At the end of the day, it really doesn’t matter what the hold up is.
The people of Mississippi overwhelmingly support a medical marijuana program. More voters voted in support of it than for any elected official on the ballot last November.
Lawmakers are being derelict in their duty as representatives of the people who elected them, and it is time for Reeves to step up and lead on this issue by calling their hand.
The governor’s position — no special session until lawmakers come to an agreement — is admirable. We understand his not wanting to waste taxpayer money. But right now lawmakers are doing far worse: they are ignoring the clear will of the people.
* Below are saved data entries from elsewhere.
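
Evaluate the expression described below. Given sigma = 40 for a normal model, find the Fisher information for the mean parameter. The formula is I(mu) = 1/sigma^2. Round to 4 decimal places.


The Fisher information for the mean of a normal distribution is I(mu) = 1/sigma^2.
sigma = 40, so sigma^2 = 1600.
I(mu) = 1/1600 = 0.0006

0.0006


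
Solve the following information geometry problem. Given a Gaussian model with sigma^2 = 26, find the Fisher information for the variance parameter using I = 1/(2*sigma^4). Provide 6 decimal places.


Fisher information for variance: I(sigma^2) = 1/(2*sigma^4).
sigma^2 = 26, so sigma^4 = 676.
I = 1/(2*676) = 1/1352 = 0.000740

0.000740


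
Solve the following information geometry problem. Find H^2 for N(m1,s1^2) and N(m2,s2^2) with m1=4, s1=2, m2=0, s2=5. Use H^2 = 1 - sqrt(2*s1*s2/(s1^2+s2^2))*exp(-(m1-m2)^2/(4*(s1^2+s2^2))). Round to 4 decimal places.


Squared Hellinger distance for Gaussians:
H^2 = 1 - sqrt(2*s1*s2/(s1^2+s2^2)) * exp(-(m1-m2)^2/(4*(s1^2+s2^2))).
s1^2 = 4, s2^2 = 25, s1^2+s2^2 = 29.
sqrt(2*2*5/(29)) = 0.830455.
(m1-m2)^2 = (4)^2 = 16.
exp(-16/(4*29)) = exp(-0.137931) = 0.871159.
H^2 = 1 - 0.830455*0.871159 = 0.2765

0.2765


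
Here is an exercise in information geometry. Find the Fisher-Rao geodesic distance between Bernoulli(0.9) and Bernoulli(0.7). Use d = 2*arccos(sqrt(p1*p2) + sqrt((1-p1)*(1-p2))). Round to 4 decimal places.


Geodesic distance on Bernoulli manifold:
d(p1,p2) = 2*arccos(sqrt(p1*p2) + sqrt((1-p1)*(1-p2))).
sqrt(p1*p2) = sqrt(0.9*0.7) = 0.793725.
sqrt((1-p1)*(1-p2)) = sqrt(0.1*0.3) = 0.173205.
arg = 0.793725 + 0.173205 = 0.96693.
d = 2*arccos(0.96693) = 0.5158

0.5158


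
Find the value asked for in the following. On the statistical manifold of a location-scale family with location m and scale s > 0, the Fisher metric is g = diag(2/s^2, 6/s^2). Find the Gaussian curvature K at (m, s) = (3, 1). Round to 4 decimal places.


The metric has the form g = (A dm^2 + B ds^2)/s^2 with A = 2, B = 6.
Substitute u = sqrt(A/B)*m: g = B*(du^2 + ds^2)/s^2, i.e. B times the
Poincare upper half-plane metric, which has constant Gaussian curvature -1.
Scaling a 2D metric by a constant c divides the Gaussian curvature by c,
so K = -1/B = -1/(6) = -0.1667 everywhere (the point (m, s) = (3, 1) is irrelevant:
the curvature is constant).
The requested Gaussian curvature is K = -0.1667.

-0.1667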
And let’s be real: While expensive, special sessions cost relatively little compared to the state’s overall budget. Special sessions cost approximately $35,000 to $40,000 per day. On the high end, a three-day session — more than enough time to pass a medical marijuana program, even with vigorous debate — would cost no more than $120,000. Compared to a $6 billion budget, that’s less than one half of one half of one half of one half of one half of one half of one half of one half of 1%. In other words, it’s not even a drop in the bucket.
But what a special session would do is put lawmakers on the spot, forcing their actions and decisions under intense scrutiny, daily racking adding to the price tag of a law that should have already gone in effect July 1.
Because every day that has passed since July 1, people who had been given hope of clinically proven medical relief for a variety of painful ailments have been let down. Lest our state leaders lose sight of what’s at stake, it’s the well being of suffering Mississippians.